CHAPLAIN CAPT. JOHN SHIMOTSU BAPTIZES AN INFANT IN THE SHIP’S BELL ABOARD. COURTESY PHOTO
“I can think of no one more in need of spiritual care than those who put their lives on the line, defending our great nation, and all for which it stands, including the right to the free exercise of religion,” he said.
Archbishop Broglio added, “Yet, many of these men and women are themselves forced to go weeks at a time without access to spiritual counsel and the sacraments simply there are not enough priests to go around. Church studies have shown that the military itself is the greatest source of new priest vocations year in and year out.”
According to the archbishop, the Co-Sponsored Seminary Program has partnered with dioceses and religious orders throughout the United States and has brought men by the dozens to seminaries to become priests and military chaplains over the past 15 years including the Diocese of Orange.
In the Co-Sponsored Seminary Program, all the costs of seminary expenses to educate and train these priests are shared equally between the home diocese or religious order and the Archdiocese for the Military Services.
But this comes at a cost. AMS needs to pay its share. There are currently 38 men in the Co-Sponsored Seminary Program. The average annual cost to the Archdiocese of the Military Services is about $25,000 per seminarian. With that, the cost over the next five years is anticipated to be about $4.5 million.
In addition to the Co-sponsored Seminary Program, donations go toward the $7 million annual budget for Evangelization and Religious Education programs, Marriage Enrichment Retreats, Sacramental Records for baptisms, confirmations, weddings and other sacraments celebrated on military installations, a Tribunal to adjudicate annulments, Vocations and Veterans Affairs.
After seminary graduation and ordination, these men agree to complete at least three years of priestly ministry within their diocese or religious community before entering the military chaplain training program.
Air Force Chaplain Capt. Joseph Hoang received permission from Bishop Vann to enter the Air Force chaplaincy program in 2015. He is currently serving as chaplain at Minot Air Force Base in North Dakota.
“I find it very rewarding to provide spiritual and mental support to military members and their families,” Chaplain Hoang said.
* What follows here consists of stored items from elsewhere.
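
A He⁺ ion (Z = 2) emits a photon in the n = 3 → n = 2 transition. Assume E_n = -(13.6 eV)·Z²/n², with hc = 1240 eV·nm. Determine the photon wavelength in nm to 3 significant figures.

For Z = 2 the level energies scale as Z², so the effective Rydberg energy is 13.6 × 4 = 54.40 eV.
ΔE = 54.40 × (1/2² − 1/3²) = 54.40 × 0.1389 = 7.556 eV.
λ = hc/ΔE = 1240 / 7.556 = 164 nm.

164 nm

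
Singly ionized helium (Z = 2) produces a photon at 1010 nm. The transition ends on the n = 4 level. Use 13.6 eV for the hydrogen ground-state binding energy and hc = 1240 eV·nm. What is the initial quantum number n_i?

The photon energy is ΔE = hc/λ = 1240 / 1010 = 1.228 eV.
With Z = 2, ΔE = 54.40 × (1/n_f² − 1/n_i²), so 1/n_f² − 1/n_i² = 0.02257.
With n_f = 4: 1/n_i² = 1/16 − 0.02257 = 0.03993, so n_i ≈ 5.00.

n_i = 5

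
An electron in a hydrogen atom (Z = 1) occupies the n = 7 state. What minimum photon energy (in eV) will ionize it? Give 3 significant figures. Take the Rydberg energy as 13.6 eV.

E_7 = −13.60/49 = −0.278 eV, so ionization (to E = 0) requires 0.278 eV.

0.278 eV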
“I am able to live out my vocation as a priest in the ministry to Jesus to comfort the afflicted and heal and save Servicemembers and military families.”
Following graduation from Virginia Military Institute, Captain John Shimotsu, USN (Ret.) served as a Surface Warfare Officer (SWO) for four years in the U.S. Navy before entering seminary and eventually being ordained as a Catholic priest for the Diocese of Orange. He spent the next 22 years as a Navy chaplain before his retirement from the Navy and returning to the Diocese of Orange where he was appointed pastor of St. Anne Catholic Church in Seal Beach earlier this year.
“If in a position to do so, I ask you to prayerfully consider a donation to help me minister to the Catholic faithful throughout the U.S. and around the globe who serve to protect,” Archbishop Broglio implored.
“They are the Catholic military men and women, Veterans and their families who are part of this global Archdiocese – perhaps even from your diocese or even your own parish.”
Bishop Vann said he is proud of the role the Diocese of Orange has played.
“Our Diocese has, over the years, had a strong commitment to the Military Services by releasing priests to serve as Chaplains and being available to offer Mass at military installations in and near our diocese,” he said. “Even after they leave active duty, these chaplains still support the women and men of the Armed Forces in as many ways as possible.”
Contributions to the Triennial National Collection may be made with designated special collection envelopes, online or via mail.